Wind tunnel investigation of heliostat field wind loads and load reduction measures

Most prior wind tunnel investigations of heliostats have focused on isolated units. However, in real-world engineering scenarios, heliostats are typically arranged in rows to maximize efficiency, and the aerodynamic properties of multiple heliostats differ substantially from those of an independent or single heliostat. In this study, wind loads in a heliostat field were evaluated using a new type of rectangular heliostat model at multiple locations within the field. On the basis of wind tunnel testing of the heliostat field, a commonly used operating elevation angle of 40° was selected as the most representative elevation angle, and the wind loads of heliostats at different positions in the heliostat field as well as load-mitigation strategies were investigated.
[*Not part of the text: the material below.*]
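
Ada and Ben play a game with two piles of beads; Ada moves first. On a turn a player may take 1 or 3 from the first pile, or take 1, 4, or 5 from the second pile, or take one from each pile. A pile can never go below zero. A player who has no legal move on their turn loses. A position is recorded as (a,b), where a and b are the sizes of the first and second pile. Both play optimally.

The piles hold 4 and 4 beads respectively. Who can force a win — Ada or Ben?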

The test results showed that the heliostat field could be qualitatively decomposed into two regions, namely an interior region and an edge region, and the worst-case-scenario forces and moments for each heliostat in the interior region were largely identical. On this basis, two wind load reduction measures were considered: optimizing array arrangement at a fixed field density and employing wind fences. The heliostat field exhibited a typical “edge high, internal low” trend in its wind load coefficients. At a given heliostat field density, variation of heliostat structure arrangements had a substantial impact on wind effects. Based on the results, the generalized blockage ratio formula proposed by Peterka et al. was improved, thereby allowing wind load reduction through variations in field arrangement at the same density. In addition, it was found that a wind fence reduces wind loads mainly for edge region heliostats, similarly to adding an upstream heliostat row.